Sicher ist sicher Bundesverwaltung beschert Cloudanbieter Ionos Großauftrag

Quelle: dpa 1 min Lesedauer

Der deutsche Cloudanbieter Ionos hat einen Großauftrag von der Bundesverwaltung für den Aufbau eines besonders abgesicherten Cloudsystems erhalten, so die dpa.

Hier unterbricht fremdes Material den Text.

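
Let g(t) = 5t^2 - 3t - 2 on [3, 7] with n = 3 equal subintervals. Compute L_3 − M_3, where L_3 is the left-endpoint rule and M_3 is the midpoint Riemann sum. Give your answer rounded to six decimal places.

L_3 ≈ 339.25925926.
M_3 ≈ 455.70370370.
L_3 − M_3 ≈ -116.444444.

-116.444444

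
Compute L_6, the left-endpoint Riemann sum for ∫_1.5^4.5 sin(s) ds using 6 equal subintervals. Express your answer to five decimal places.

Δs = (4.5 − 1.5)/6 = 0.5.
Left endpoints: 1.5, 2, 2.5, 3, 3.5, 4.
f(1.5) ≈ 0.99749, f(2) ≈ 0.90930, f(2.5) ≈ 0.59847, f(3) ≈ 0.14112, f(3.5) ≈ -0.35078, f(4) ≈ -0.75680.
Sum = Δs · [f(1.5) + f(2) + f(2.5) + ...].
Sum ≈ 0.76940.

0.76940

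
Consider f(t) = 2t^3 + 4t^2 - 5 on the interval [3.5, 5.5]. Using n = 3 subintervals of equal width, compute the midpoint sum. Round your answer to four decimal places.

Δt = (5.5 − 3.5)/3 = 2/3.
Midpoints: 23/6, 4.5, 31/6.
f(23/6) = 17975/108, f(4.5) = 258.25, f(31/6) = 40783/108.
Sum = Δt · [f(23/6) + f(4.5) + f(31/6)].
Sum ≈ 534.8704.

534.8704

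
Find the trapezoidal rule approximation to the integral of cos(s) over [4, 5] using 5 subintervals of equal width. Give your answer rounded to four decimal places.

-0.2014

Δs = (5 − 4)/5 = 0.2.
f(4) ≈ -0.6536, f(4.2) ≈ -0.4903, f(4.4) ≈ -0.3073, f(4.6) ≈ -0.1122, f(4.8) ≈ 0.0875, f(5) ≈ 0.2837.
T_5 = (Δs/2)·[f(s_0) + 2f(s_1) + ... + 2f(s_{4}) + f(s_5)].
Sum ≈ -0.2014.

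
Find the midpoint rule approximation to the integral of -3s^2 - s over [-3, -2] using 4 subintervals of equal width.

-16.484375

Δs = (-2 − (-3))/4 = 0.25.
Midpoints: -2.875, -2.625, -2.375, -2.125.
f(-2.875) = -21.921875, f(-2.625) = -18.046875, f(-2.375) = -14.546875, f(-2.125) = -11.421875.
Sum = Δs · [f(-2.875) + f(-2.625) + f(-2.375) + f(-2.125)].
Sum = -16.484375.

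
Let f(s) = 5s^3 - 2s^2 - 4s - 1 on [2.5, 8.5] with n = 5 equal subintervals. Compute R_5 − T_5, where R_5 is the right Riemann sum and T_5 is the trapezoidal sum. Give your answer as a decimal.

R_5 = 7757.07.
T_5 = 6055.17.
R_5 − T_5 = 1701.9.

1701.9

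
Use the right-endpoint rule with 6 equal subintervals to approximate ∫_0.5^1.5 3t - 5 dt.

-1.75

Δt = (1.5 − 0.5)/6 = 1/6.
Right endpoints: 2/3, 5/6, 1, 7/6, 4/3, 1.5.
f(2/3) = -3, f(5/6) = -2.5, f(1) = -2, f(7/6) = -1.5, f(4/3) = -1, f(1.5) = -0.5.
Sum = Δt · [f(2/3) + f(5/6) + f(1) + ...].
Sum = -1.75.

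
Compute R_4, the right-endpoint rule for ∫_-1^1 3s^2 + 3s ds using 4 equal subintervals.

3.75

Δs = (1 − (-1))/4 = 0.5.
Right endpoints: -0.5, 0, 0.5, 1.
f(-0.5) = -0.75, f(0) = 0, f(0.5) = 2.25, f(1) = 6.
Sum = Δs · [f(-0.5) + f(0) + f(0.5) + f(1)].
Sum = 3.75.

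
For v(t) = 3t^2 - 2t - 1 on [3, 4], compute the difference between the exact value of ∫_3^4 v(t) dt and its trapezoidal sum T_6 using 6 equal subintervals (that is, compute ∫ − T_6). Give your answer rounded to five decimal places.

-0.01389

Exact integral: ∫_3^4 v(t) dt = 29.
T_6 ≈ 29.0138889.
Error ≈ 29 − 29.0138889 ≈ -0.01389.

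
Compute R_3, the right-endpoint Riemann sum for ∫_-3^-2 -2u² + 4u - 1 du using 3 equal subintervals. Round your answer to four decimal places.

-21.3704

Δu = (-2 − (-3))/3 = 1/3.
Right endpoints: -8/3, -7/3, -2.
f(-8/3) = -233/9, f(-7/3) = -191/9, f(-2) = -17.
Sum = Δu · [f(-8/3) + f(-7/3) + f(-2)].
Sum ≈ -21.3704.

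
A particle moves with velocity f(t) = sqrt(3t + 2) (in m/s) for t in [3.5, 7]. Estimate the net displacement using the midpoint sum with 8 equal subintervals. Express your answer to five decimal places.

14.69199

Δt = (7 − 3.5)/8 = 0.4375.
Midpoints: 3.71875, 4.15625, 4.59375, 5.03125, 5.46875, 5.90625, 6.34375, 6.78125.
f(3.71875) ≈ 3.62715, f(4.15625) ≈ 3.80378, f(4.59375) ≈ 3.97256, f(5.03125) ≈ 4.13446, f(5.46875) ≈ 4.29025, f(5.90625) ≈ 4.44058, f(6.34375) ≈ 4.58598, f(6.78125) ≈ 4.72692.
Sum = Δt · [f(3.71875) + f(4.15625) + f(4.59375) + ...].
Sum ≈ 14.69199.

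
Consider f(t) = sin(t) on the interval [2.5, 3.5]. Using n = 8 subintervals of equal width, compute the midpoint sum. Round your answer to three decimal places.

Δt = (3.5 − 2.5)/8 = 0.125.
Midpoints: 2.5625, 2.6875, 2.8125, 2.9375, 3.0625, 3.1875, 3.3125, 3.4375.
f(2.5625) ≈ 0.547, f(2.6875) ≈ 0.439, f(2.8125) ≈ 0.323, f(2.9375) ≈ 0.203, f(3.0625) ≈ 0.079, f(3.1875) ≈ -0.046, f(3.3125) ≈ -0.170, f(3.4375) ≈ -0.292.
Sum = Δt · [f(2.5625) + f(2.6875) + f(2.8125) + ...].
Sum ≈ 0.135.

0.135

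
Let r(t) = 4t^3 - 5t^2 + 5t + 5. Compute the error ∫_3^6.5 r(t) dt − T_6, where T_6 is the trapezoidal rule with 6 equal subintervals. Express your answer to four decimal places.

-10.3218

Exact integral: ∫_3^6.5 r(t) dt ≈ 1391.979167.
T_6 ≈ 1402.300926.
Error ≈ 1391.979167 − 1402.300926 ≈ -10.3218.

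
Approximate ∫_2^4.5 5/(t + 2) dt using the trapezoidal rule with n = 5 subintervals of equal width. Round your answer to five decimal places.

Δt = (4.5 − 2)/5 = 0.5.
f(2) = 1.25, f(2.5) = 10/9, f(3) = 1, f(3.5) = 10/11, f(4) = 5/6, f(4.5) = 10/13.
T_5 = (Δt/2)·[f(t_0) + 2f(t_1) + ... + 2f(t_{4}) + f(t_5)].
Sum ≈ 2.43158.

2.43158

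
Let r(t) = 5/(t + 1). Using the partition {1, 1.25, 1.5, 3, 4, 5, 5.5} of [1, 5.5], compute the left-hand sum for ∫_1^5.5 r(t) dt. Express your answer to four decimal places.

Subinterval widths: 0.25, 0.25, 1.5, 1, 1, 0.5.
Left endpoints: 1, 1.25, 1.5, 3, 4, 5.
r(1) = 2.5, r(1.25) = 20/9, r(1.5) = 2, r(3) = 1.25, r(4) = 1, r(5) = 5/6.
Sum = Σ Δt_i · r(t_i).
Sum ≈ 6.8472.

6.8472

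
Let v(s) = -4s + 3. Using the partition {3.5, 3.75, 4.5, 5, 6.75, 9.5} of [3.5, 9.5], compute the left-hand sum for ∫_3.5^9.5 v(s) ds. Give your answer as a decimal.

-115

Subinterval widths: 0.25, 0.75, 0.5, 1.75, 2.75.
Left endpoints: 3.5, 3.75, 4.5, 5, 6.75.
v(3.5) = -11, v(3.75) = -12, v(4.5) = -15, v(5) = -17, v(6.75) = -24.
Sum = Σ Δs_i · v(s_i).
Sum = -115.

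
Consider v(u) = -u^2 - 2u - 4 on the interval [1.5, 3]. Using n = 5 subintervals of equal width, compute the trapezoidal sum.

Δu = (3 − 1.5)/5 = 0.3.
v(1.5) = -9.25, v(1.8) = -10.84, v(2.1) = -12.61, v(2.4) = -14.56, v(2.7) = -16.69, v(3) = -19.
T_5 = (Δu/2)·[v(u_0) + 2v(u_1) + ... + 2v(u_{4}) + v(u_5)].
Sum = -20.6475.

-20.6475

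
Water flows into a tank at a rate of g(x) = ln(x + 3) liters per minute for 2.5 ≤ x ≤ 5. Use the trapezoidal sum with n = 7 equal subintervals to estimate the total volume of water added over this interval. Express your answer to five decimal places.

4.75881

Δx = (5 − 2.5)/7 = 5/14.
g(2.5) ≈ 1.70475, g(20/7) ≈ 1.76766, g(45/14) ≈ 1.82685, g(25/7) ≈ 1.88273, g(55/14) ≈ 1.93565, g(30/7) ≈ 1.98592, g(65/14) ≈ 2.03377, g(5) ≈ 2.07944.
T_7 = (Δx/2)·[g(x_0) + 2g(x_1) + ... + 2g(x_{6}) + g(x_7)].
Sum ≈ 4.75881.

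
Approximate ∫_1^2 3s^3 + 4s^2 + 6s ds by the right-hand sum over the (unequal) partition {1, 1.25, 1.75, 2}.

Subinterval widths: 0.25, 0.5, 0.25.
Right endpoints: 1.25, 1.75, 2.
f(1.25) = 19.609375, f(1.75) = 38.828125, f(2) = 52.
Sum = Σ Δs_i · f(s_i).
Sum = 37.31640625.

37.31640625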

Ionos hat mit seiner besonders sicheren, cloudbasierten Plattform die Bundesverwaltung überzeugt. Damit geht das Amt den Weg in die effizientere, digitale Verwaltung, wie es heißt.(Bild:  fotomek - stock.adobe.com)
Ionos hat mit seiner besonders sicheren, cloudbasierten Plattform die Bundesverwaltung überzeugt. Damit geht das Amt den Weg in die effizientere, digitale Verwaltung, wie es heißt.
(Bild: fotomek - stock.adobe.com)

In der Ausschreibung des Rahmenvertrags wurde eine Obergrenze von 410 Millionen Euro genannt. Die sogenannte private Enterprise-Cloud von Ionos, die unter anderem vom Bundesamt für Sicherheit in der Informationstechnik (BSI) zertifiziert wurde, soll demnach in den Rechenzentren des Informationstechnikzentrums Bund (ITZBund) betrieben werden. Das Besondere am Know-how der United-Internet-Tochter sei, dass diese Plattform nicht mit dem öffentlichen Internet verbunden sei. Dabei wird ein Konzept verwendet, das Air Gapping genannt wird. Das mache es für Außenstehende nahezu unmöglich, auf Informationen zuzugreifen. Beim Air Gapping werden die Rechner von den Netzwerken separiert, der Datenverkehr für Softwareupdates wird dann etwa mit transportablen Speichermedien erledigt, wie zu erfahren ist.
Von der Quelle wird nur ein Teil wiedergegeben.